We are facing a gap between intention and action in sustainability. As U.N. Secretary-General António Guterres summarizes well, we are nowhere near where we need to be. We have the technology, yet we need the action to accelerate the necessary change to reduce emissions to zero by mid-century and to getting halfway there by 2030.

Ways to accelerate and scale change include policy, industry regulation and compliance to those standards. And momentum there is picking up across many countries. As important, and a driver to policy and industry transformation, are social norms: the expectations and behaviors of citizens, consumers, employees, investors, and civic leaders. Interactions, storytelling, discussion are all fundamental to culture change, and I suspect that closing the sustainability intention-action gap will be no different. Leveraging systems thinking to understand a given context and how it shapes expectations, extending the reach and relevance of credible messengers, changing what people believe that others like them are doing—these are the ways to transform social norms and to scale behavior change.

In many ways, it was in that spirit that Countdown, a global initiative by TED and Future Stewards, was launched online last October 2020. As TED Founder, Chris Anderson, states as he opened the Countdown launch, the initiative is a massive collaboration to bring together every citizen of planet Earth who wants to do something about two things that "stand out starkly"—we have pushed the Earth to its limits and, also, the crises we face are interconnected.

Last month my fellow ISSP Governing Board member, Denise Deluca, and I served as co-organizers and co-hosts of our inaugural TEDx Countdown event for ISSP. TEDxISSP was one of hundreds of Countdown events, held across more than 90 countries, over the past eight months. Our event brought together our ISSP community—sustainability professionals from around the world as well as luminaries from our ISSP Sustainability Hall of Fame—all with the purpose to discuss solutions to the climate crisis and to turn ideas into action. We kept attendee numbers low to be able to allow fluid discussion between our participants and our special guest Hall of Fame honorees: John Elkington, Mathis Wackernagel, Bob Willard, Susan Burns, Joel Makower, and Hazel Henderson.

Each of our three TEDxISSP sessions—Urgency, Transformation, Action—featured two of the TED Talks programmed in the Countdown global launch. U.N. Secretary-General Guterres' opening remarks shared the dire truth for why we were gathering, "Science tells us we must limit global heating to 1.5 degrees Celsius above pre-industrial levels. We are on track for three degrees at least." Between sessions, attendees discussed the talks in small breakout groups, joined by one of our Hall of Fame Honorees who shared their insights.

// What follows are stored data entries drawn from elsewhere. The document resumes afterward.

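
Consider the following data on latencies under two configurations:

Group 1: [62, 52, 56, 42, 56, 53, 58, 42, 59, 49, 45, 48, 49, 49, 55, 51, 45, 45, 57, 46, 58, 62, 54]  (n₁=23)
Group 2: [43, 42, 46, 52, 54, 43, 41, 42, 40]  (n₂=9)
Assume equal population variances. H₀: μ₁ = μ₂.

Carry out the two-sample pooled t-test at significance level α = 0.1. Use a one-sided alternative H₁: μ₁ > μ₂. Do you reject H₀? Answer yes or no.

reject H₀: yes

x̄₁=51.870, s₁=6.100, n₁=23
x̄₂=44.778, s₂=4.969, n₂=9
s_p² = [22·6.100² + 8·4.969²]/30 = 33.8721
SE = √(s_p²·(1/23+1/9)) = 2.2883
t = (51.870−44.778)/2.2883 = 3.0992
df = 30
p-value (one-sided, H₁ greater) = 0.00210
At α=0.1: p < α → reject H₀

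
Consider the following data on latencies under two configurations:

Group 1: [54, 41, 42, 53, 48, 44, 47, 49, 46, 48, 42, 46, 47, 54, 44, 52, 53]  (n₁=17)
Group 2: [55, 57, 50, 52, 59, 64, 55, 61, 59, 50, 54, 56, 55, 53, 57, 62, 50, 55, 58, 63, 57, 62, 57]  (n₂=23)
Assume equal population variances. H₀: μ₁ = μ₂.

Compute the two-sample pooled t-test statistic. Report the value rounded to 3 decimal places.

x̄₁=47.647, s₁=4.329, n₁=17
x̄₂=56.565, s₂=4.099, n₂=23
s_p² = [16·4.329² + 22·4.099²]/38 = 17.6193
SE = √(s_p²·(1/17+1/23)) = 1.3426
t = (47.647−56.565)/1.3426 = -6.6426
df = 38

test statistic = -6.643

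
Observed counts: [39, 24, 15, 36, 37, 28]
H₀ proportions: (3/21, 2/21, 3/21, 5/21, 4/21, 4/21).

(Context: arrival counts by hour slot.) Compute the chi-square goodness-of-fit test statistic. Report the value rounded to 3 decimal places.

n = 179; E_i = n·p_i = [25.57, 17.05, 25.57, 42.62, 34.10, 34.10]
χ² = (39−25.57)²/25.57 + (24−17.05)²/17.05 + (15−25.57)²/25.57 + (36−42.62)²/42.62 + (37−34.10)²/34.10 + (28−34.10)²/34.10 = 16.6226
df = 5

test statistic = 16.623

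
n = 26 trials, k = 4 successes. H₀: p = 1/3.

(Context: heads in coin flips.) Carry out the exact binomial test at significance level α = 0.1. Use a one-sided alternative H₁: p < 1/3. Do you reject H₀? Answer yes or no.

Exact binomial: n=26, k=4, p₀=1/3=0.3333
P(X≤4) from Σ C(n,i)·p₀^i·(1−p₀)^(n−i)
p-value (one-sided, H₁ less) = 0.03576
At α=0.1: p < α → reject H₀

reject H₀: yes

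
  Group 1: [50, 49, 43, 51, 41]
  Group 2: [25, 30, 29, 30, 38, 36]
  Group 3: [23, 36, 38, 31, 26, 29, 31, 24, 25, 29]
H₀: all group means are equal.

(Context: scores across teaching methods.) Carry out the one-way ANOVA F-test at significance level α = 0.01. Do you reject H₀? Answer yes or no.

Group means [46.80, 31.33, 29.20], grand mean 34.000
SSB = Σnᵢ(x̄ᵢ−x̄)² = 1092.267; SSW = ΣΣ(x−x̄ᵢ)² = 419.733
MSB = 1092.267/2 = 546.1333; MSW = 419.733/18 = 23.3185
F = MSB/MSW = 23.4206
df = (2, 18)
p-value (upper-tail) = 0.00001
At α=0.01: p < α → reject H₀

reject H₀: yes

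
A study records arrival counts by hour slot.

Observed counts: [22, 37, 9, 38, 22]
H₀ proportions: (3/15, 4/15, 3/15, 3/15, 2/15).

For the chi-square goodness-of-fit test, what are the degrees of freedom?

df = k − 1 = 5 − 1 = 4

degrees of freedom = 4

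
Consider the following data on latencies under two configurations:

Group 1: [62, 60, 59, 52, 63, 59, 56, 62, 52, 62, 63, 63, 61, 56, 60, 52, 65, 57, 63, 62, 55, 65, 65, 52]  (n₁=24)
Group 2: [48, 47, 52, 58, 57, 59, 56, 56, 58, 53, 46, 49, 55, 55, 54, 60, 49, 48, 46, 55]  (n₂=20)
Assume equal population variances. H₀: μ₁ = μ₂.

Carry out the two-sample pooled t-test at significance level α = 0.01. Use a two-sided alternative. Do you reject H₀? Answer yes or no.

reject H₀: yes

x̄₁=59.417, s₁=4.393, n₁=24
x̄₂=53.050, s₂=4.582, n₂=20
s_p² = [23·4.393² + 19·4.582²]/42 = 20.0663
SE = √(s_p²·(1/24+1/20)) = 1.3562
t = (59.417−53.050)/1.3562 = 4.6943
df = 42
p-value (two-sided) = 0.00003
At α=0.01: p < α → reject H₀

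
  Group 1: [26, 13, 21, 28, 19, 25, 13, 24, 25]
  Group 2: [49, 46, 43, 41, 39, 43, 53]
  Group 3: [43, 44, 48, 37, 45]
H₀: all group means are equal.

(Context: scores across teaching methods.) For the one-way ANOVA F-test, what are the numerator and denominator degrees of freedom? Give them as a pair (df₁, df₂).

k = 3 groups, N = 21 total
df = (k−1, N−k) = (3−1, 21−3) = (2, 18)

degrees of freedom = [2, 18]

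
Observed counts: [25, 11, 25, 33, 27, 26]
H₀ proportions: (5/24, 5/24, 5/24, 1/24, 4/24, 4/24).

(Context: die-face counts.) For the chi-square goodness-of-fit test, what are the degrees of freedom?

df = k − 1 = 6 − 1 = 5

degrees of freedom = 5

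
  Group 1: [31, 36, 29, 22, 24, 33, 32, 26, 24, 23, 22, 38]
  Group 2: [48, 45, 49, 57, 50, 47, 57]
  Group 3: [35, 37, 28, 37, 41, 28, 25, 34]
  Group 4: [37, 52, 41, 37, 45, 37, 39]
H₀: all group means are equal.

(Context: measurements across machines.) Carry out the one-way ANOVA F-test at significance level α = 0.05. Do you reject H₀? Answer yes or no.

reject H₀: yes

Group means [28.33, 50.43, 33.12, 41.14], grand mean 36.647
SSB = Σnᵢ(x̄ᵢ−x̄)² = 2399.652; SSW = ΣΣ(x−x̄ᵢ)² = 886.113
MSB = 2399.652/3 = 799.8839; MSW = 886.113/30 = 29.5371
F = MSB/MSW = 27.0806
df = (3, 30)
p-value (upper-tail) = 0.00000
At α=0.05: p < α → reject H₀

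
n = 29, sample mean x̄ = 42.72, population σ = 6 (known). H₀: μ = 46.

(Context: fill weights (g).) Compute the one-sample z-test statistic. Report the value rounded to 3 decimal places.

SE = σ/√n = 6/√29 = 1.1142
z = (x̄−μ₀)/SE = (42.72−46)/1.1142 = -2.9439

test statistic = -2.944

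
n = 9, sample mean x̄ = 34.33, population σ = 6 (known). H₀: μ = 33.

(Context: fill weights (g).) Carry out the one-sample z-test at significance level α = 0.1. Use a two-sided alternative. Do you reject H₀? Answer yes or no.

reject H₀: no

SE = σ/√n = 6/√9 = 2.0000
z = (x̄−μ₀)/SE = (34.33−33)/2.0000 = 0.6650
p-value (two-sided) = 0.50605
At α=0.1: p ≥ α → fail to reject H₀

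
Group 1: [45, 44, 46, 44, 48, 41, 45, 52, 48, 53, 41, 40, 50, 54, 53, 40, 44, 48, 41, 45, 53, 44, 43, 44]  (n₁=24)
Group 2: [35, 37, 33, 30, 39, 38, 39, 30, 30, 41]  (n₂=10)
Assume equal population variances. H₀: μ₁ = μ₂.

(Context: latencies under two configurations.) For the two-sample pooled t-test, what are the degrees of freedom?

degrees of freedom = 32

df = n₁ + n₂ − 2 = 24 + 10 − 2 = 32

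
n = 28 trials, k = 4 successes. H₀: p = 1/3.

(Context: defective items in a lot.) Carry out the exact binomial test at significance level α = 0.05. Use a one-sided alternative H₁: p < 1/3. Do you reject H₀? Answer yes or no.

Exact binomial: n=28, k=4, p₀=1/3=0.3333
P(X≤4) from Σ C(n,i)·p₀^i·(1−p₀)^(n−i)
p-value (one-sided, H₁ less) = 0.02111
At α=0.05: p < α → reject H₀

reject H₀: yes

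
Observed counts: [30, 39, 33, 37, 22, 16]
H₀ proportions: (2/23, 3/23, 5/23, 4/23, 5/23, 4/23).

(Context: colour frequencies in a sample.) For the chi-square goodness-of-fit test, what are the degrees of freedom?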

One goal for TEDxISSP was to bring sustainability to a broader audience, to those who may not self-define as "sustainability professionals." In that view, we were incredibly fortunate to include New Yorker cartoonist Liza Donnelly as a special guest to “live draw” our Countdown event and to share her live-drawings in real-time with the tens of thousands following her on social media. Liza innovated this form of "live drawing" a few years ago to amplify newsworthy events. Her recent Medium post, Drawing For The Earth, shares both her fabulous drawings and her reflections on our event.

Events like TEDxISSP serve to turn "ideas into action" for sustainability. Yet, as importantly, they create a stronger sense of "we" in the effort to scale sustainability. As the venerable John Elkington, Founder-Chief Pollinator of Volans and ISSP Sustainability Hall of Fame Honoree, remarked early during our TEDxISSP event, “... for those of us who have been a part of this whole change moment for quite a long time, it began as a quite lonely exercise. And it has begun increasingly to be a crowd sport, and that's a joy." As this crowd sport continues to grow, I trust we will see a diminishing of the sustainability intention-action gap.

The views expressed are those of the author and do not necessarily represent the views of any other person or entity.